Terecht besteedt de PZ extra aandacht aan inbraken en fietsdiefstallen. Zeker op deze terreinen kan het gemeentebestuur meer werk maken van preventie. Zo willen we dat ook inbraakpreventiemaatregelen in winkels in aanmerking kunnen komen voor een subsidie. En door in de stationsbuurt een bewakingscamera te plaatsen, kan niet alleen de overlast van sommige Rex-bezoekers worden aangepakt, maar zal ook het aantal fietsdiefstallen in onze gemeente wellicht gevoelig dalen !

Ook tegen allerlei vormen van overlast moet de politie kunnen optreden. N-VA/PLE heeft echter het gevoel dat veel zaken die eigenlijk bij het normale samenleven horen, nu worden aanzien als overlast. Er mag van iedereen wel wat verdraagzaamheid verwacht worden. Vooraleer je de politie of het gemeentebestuur contacteert, is het logisch dat je eerst zelf de veroorzaker van de overlast eens rustig aanspreekt. We stellen daarom voor dat het gemeentebestuur aan de hand van een informatiecampagne zou uitleggen dat we nu eenmaal dicht op elkaar wonen in Vlaanderen, en dat we dus met elkaar zullen moeten leren leven …

Uiteraard zijn er grenzen aan overlast, en zo nodig moet er ingegrepen worden. N-VA/PLE pleit voor de invoering van het stelsel van gemeentelijke administratieve sancties, waarmee kleine overtredingen door het gemeentebestuur zelf bestraft kunnen worden met een boete. We denken daarbij aan het bevuilen van speelterreintjes met hondenpoep, aan sluikstorten, aan het niet respecteren van het sluitingsuur, aan wildplakken, aan het afsteken van vuurwerk wanneer dat niet mag … Om dat te kunnen realiseren, moeten wel alle bestaande politiereglementen samengebracht worden in één duidelijk reglement, dat door iedereen kan geraadpleegd worden.
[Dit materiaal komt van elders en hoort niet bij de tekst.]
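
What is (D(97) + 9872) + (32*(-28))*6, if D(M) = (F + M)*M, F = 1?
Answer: 14002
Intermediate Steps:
D(M) = M*(1 + M) (D(M) = (1 + M)*M = M*(1 + M))
(D(97) + 9872) + (32*(-28))*6 = (97*(1 + 97) + 9872) + (32*(-28))*6 = (97*98 + 9872) - 896*6 = (9506 + 9872) - 5376 = 19378 - 5376 = 14002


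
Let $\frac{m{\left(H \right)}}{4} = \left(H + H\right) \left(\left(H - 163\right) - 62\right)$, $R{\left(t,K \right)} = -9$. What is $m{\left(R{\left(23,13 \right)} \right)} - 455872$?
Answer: $-439024$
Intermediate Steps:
$m{\left(H \right)} = 8 H \left(-225 + H\right)$ ($m{\left(H \right)} = 4 \left(H + H\right) \left(\left(H - 163\right) - 62\right) = 4 \cdot 2 H \left(\left(H - 163\right) - 62\right) = 4 \cdot 2 H \left(\left(-163 + H\right) - 62\right) = 4 \cdot 2 H \left(-225 + H\right) = 8 H \left(-225 + H\right)$)
$m{\left(R{\left(23,13 \right)} \right)} - 455872 = 8 \left(-9\right) \left(-225 - 9\right) - 455872 = 8 \left(-9\right) \left(-234\right) - 455872 = 16848 - 455872 = -439024$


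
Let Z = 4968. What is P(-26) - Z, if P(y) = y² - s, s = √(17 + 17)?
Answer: -4292 - √34 ≈ -4297.8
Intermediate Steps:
s = √34 ≈ 5.8309
P(y) = y² - √34
P(-26) - Z = ((-26)² - √34) - 1*4968 = (676 - √34) - 4968 = -4292 - √34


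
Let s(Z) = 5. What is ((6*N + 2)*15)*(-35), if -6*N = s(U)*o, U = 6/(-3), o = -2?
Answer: -6300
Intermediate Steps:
U = -2 (U = 6*(-⅓) = -2)
N = 5/3 (N = -5*(-2)/6 = -⅙*(-10) = 5/3 ≈ 1.6667)
((6*N + 2)*15)*(-35) = ((6*(5/3) + 2)*15)*(-35) = ((10 + 2)*15)*(-35) = (12*15)*(-35) = 180*(-35) = -6300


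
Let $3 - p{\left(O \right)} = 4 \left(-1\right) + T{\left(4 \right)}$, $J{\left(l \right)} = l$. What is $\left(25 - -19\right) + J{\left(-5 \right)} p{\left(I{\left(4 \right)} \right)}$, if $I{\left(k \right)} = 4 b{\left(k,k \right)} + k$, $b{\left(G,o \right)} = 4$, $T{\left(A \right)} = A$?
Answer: $29$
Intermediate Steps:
$I{\left(k \right)} = 16 + k$ ($I{\left(k \right)} = 4 \cdot 4 + k = 16 + k$)
$p{\left(O \right)} = 3$ ($p{\left(O \right)} = 3 - \left(4 \left(-1\right) + 4\right) = 3 - \left(-4 + 4\right) = 3 - 0 = 3 + 0 = 3$)
$\left(25 - -19\right) + J{\left(-5 \right)} p{\left(I{\left(4 \right)} \right)} = \left(25 - -19\right) - 15 = \left(25 + 19\right) - 15 = 44 - 15 = 29$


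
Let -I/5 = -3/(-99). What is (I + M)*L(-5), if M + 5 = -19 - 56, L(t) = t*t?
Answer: -66125/33 ≈ -2003.8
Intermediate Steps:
I = -5/33 (I = -(-15)/(-99) = -(-15)*(-1)/99 = -5*1/33 = -5/33 ≈ -0.15152)
L(t) = t²
M = -80 (M = -5 + (-19 - 56) = -5 - 75 = -80)
(I + M)*L(-5) = (-5/33 - 80)*(-5)² = -2645/33*25 = -66125/33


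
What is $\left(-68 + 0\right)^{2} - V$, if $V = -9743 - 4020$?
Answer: $18387$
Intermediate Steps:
$V = -13763$
$\left(-68 + 0\right)^{2} - V = \left(-68 + 0\right)^{2} - -13763 = \left(-68\right)^{2} + 13763 = 4624 + 13763 = 18387$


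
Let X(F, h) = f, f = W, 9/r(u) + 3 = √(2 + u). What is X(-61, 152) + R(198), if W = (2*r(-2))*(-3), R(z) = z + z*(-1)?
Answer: 18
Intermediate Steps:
R(z) = 0 (R(z) = z - z = 0)
r(u) = 9/(-3 + √(2 + u))
W = 18 (W = (2*(9/(-3 + √(2 - 2))))*(-3) = (2*(9/(-3 + √0)))*(-3) = (2*(9/(-3 + 0)))*(-3) = (2*(9/(-3)))*(-3) = (2*(9*(-⅓)))*(-3) = (2*(-3))*(-3) = -6*(-3) = 18)
f = 18
X(F, h) = 18
X(-61, 152) + R(198) = 18 + 0 = 18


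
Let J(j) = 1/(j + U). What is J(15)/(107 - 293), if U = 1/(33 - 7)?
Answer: -13/36363 ≈ -0.00035751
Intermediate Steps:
U = 1/26 ≈ 0.038462
J(j) = 1/(1/26 + j) (J(j) = 1/(j + 1/26) = 1/(1/26 + j))
J(15)/(107 - 293) = (26/(1 + 26*15))/(107 - 293) = (26/(1 + 390))/(-186) = (26/391)*(-1/186) = -13/36363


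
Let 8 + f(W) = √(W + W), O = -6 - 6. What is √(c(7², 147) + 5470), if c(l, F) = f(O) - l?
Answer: √(5413 + 2*I*√6) ≈ 73.573 + 0.0333*I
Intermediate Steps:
O = -12
f(W) = -8 + √2*√W (f(W) = -8 + √(W + W) = -8 + √(2*W) = -8 + √2*√W)
c(l, F) = -8 - l + 2*I*√6 (c(l, F) = (-8 + √2*√(-12)) - l = (-8 + √2*(2*I*√3)) - l = (-8 + 2*I*√6) - l = -8 - l + 2*I*√6)
√(c(7², 147) + 5470) = √((-8 - 1*7² + 2*I*√6) + 5470) = √((-8 - 1*49 + 2*I*√6) + 5470) = √((-8 - 49 + 2*I*√6) + 5470) = √((-57 + 2*I*√6) + 5470) = √(5413 + 2*I*√6)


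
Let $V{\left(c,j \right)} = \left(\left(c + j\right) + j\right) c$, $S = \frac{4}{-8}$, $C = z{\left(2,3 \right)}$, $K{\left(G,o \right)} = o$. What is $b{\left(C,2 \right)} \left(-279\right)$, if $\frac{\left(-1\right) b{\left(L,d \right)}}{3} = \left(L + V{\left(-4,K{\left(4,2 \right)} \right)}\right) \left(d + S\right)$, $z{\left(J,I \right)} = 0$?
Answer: $0$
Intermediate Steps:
$C = 0$
$S = - \frac{1}{2}$ ($S = 4 \left(- \frac{1}{8}\right) = - \frac{1}{2} \approx -0.5$)
$V{\left(c,j \right)} = c \left(c + 2 j\right)$ ($V{\left(c,j \right)} = \left(c + 2 j\right) c = c \left(c + 2 j\right)$)
$b{\left(L,d \right)} = - 3 L \left(- \frac{1}{2} + d\right)$ ($b{\left(L,d \right)} = - 3 \left(L - 4 \left(-4 + 2 \cdot 2\right)\right) \left(d - \frac{1}{2}\right) = - 3 \left(L - 4 \left(-4 + 4\right)\right) \left(- \frac{1}{2} + d\right) = - 3 \left(L - 0\right) \left(- \frac{1}{2} + d\right) = - 3 \left(L + 0\right) \left(- \frac{1}{2} + d\right) = - 3 L \left(- \frac{1}{2} + d\right)$)
$b{\left(C,2 \right)} \left(-279\right) = \frac{3}{2} \cdot 0 \left(1 - 4\right) \left(-279\right) = \frac{3}{2} \cdot 0 \left(-3\right) \left(-279\right) = 0 \left(-279\right) = 0$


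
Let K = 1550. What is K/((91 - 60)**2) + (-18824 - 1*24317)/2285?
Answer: -1223121/70835 ≈ -17.267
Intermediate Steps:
K/((91 - 60)**2) + (-18824 - 1*24317)/2285 = 1550/((91 - 60)**2) + (-18824 - 1*24317)/2285 = 1550/(31**2) + (-18824 - 24317)*(1/2285) = 1550/961 - 43141*1/2285 = 1550*(1/961) - 43141/2285 = 50/31 - 43141/2285 = -1223121/70835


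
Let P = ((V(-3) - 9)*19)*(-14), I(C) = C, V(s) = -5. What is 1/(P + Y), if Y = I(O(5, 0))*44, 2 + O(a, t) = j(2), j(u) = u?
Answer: 1/3724 ≈ 0.00026853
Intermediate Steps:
O(a, t) = 0 (O(a, t) = -2 + 2 = 0)
Y = 0 (Y = 0*44 = 0)
P = 3724 (P = ((-5 - 9)*19)*(-14) = -14*19*(-14) = -266*(-14) = 3724)
1/(P + Y) = 1/(3724 + 0) = 1/3724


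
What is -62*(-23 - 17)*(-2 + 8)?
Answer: 14880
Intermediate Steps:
-62*(-23 - 17)*(-2 + 8) = -(-2480)*6 = -62*(-240) = 14880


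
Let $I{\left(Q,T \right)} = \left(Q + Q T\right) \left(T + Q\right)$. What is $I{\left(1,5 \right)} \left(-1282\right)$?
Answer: $-46152$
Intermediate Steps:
$I{\left(Q,T \right)} = \left(Q + T\right) \left(Q + Q T\right)$ ($I{\left(Q,T \right)} = \left(Q + Q T\right) \left(Q + T\right) = \left(Q + T\right) \left(Q + Q T\right)$)
$I{\left(1,5 \right)} \left(-1282\right) = 1 \left(1 + 5 + 5^{2} + 1 \cdot 5\right) \left(-1282\right) = 1 \left(1 + 5 + 25 + 5\right) \left(-1282\right) = 1 \cdot 36 \left(-1282\right) = 36 \left(-1282\right) = -46152$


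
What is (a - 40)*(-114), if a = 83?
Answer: -4902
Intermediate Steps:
(a - 40)*(-114) = (83 - 40)*(-114) = 43*(-114) = -4902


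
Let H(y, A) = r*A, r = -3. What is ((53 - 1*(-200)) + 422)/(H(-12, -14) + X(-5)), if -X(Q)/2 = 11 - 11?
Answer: 225/14 ≈ 16.071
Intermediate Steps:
H(y, A) = -3*A
X(Q) = 0 (X(Q) = -2*(11 - 11) = -2*0 = 0)
((53 - 1*(-200)) + 422)/(H(-12, -14) + X(-5)) = ((53 - 1*(-200)) + 422)/(-3*(-14) + 0) = ((53 + 200) + 422)/(42 + 0) = (253 + 422)/42 = 675*(1/42) = 225/14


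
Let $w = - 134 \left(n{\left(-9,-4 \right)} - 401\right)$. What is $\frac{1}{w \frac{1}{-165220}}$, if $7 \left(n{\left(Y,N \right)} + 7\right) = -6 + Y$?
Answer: $- \frac{52570}{17487} \approx -3.0062$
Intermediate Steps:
$n{\left(Y,N \right)} = - \frac{55}{7} + \frac{Y}{7}$ ($n{\left(Y,N \right)} = -7 + \frac{-6 + Y}{7} = -7 + \left(- \frac{6}{7} + \frac{Y}{7}\right) = - \frac{55}{7} + \frac{Y}{7}$)
$w = \frac{384714}{7}$ ($w = - 134 \left(\left(- \frac{55}{7} + \frac{1}{7} \left(-9\right)\right) - 401\right) = - 134 \left(\left(- \frac{55}{7} - \frac{9}{7}\right) - 401\right) = - 134 \left(- \frac{64}{7} - 401\right) = \left(-134\right) \left(- \frac{2871}{7}\right) = \frac{384714}{7} \approx 54959.0$)
$\frac{1}{w \frac{1}{-165220}} = \frac{1}{\frac{384714}{7} \frac{1}{-165220}} = \frac{1}{\frac{384714}{7} \left(- \frac{1}{165220}\right)} = \frac{1}{- \frac{17487}{52570}} = - \frac{52570}{17487}$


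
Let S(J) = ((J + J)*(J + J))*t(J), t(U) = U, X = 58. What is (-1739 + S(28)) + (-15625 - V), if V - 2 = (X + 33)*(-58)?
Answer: 75720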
Meteen een geschikte gelegenheid om er de verouderde bepalingen uit te halen.

 

Is er politie in de buurt ?

De PZ Grens werkt met een systeem van wijkagenten, en dat is een goede zaak. Vaak zijn ze echter onvoldoende gekend, en daardoor niet aanspreekbaar genoeg. Door de wijkagent een spreekuur in de wijkwerking van het LDC te geven, komen we daaraan tegemoet. Dat vraagt natuurlijk een investering vanuit de politie.

Aan een veilige buurt kan de Essenaar zelf ook heel wat doen. Door kort op de bal te spelen en verdachte zaken in de eigen straat of wijk op tijd te signaleren. Of door aandacht te hebben voor vandalisme of gebrekkig onderhoud van de openbare ruimte, want dat zijn zichzelf versterkende fenomenen. Eventueel zelfs door een Buurt-Informatie-Netwerk (BIN) op te richten, waarbij de eigen buurt systematisch in de gaten wordt gehouden, en de informatie naar de politie wordt doorgespeeld. In de andere richting kan de politie dan ook snel verwittigen wanneer er een bepaalde dreiging is – een inbrakengolf in de streek bijvoorbeeld.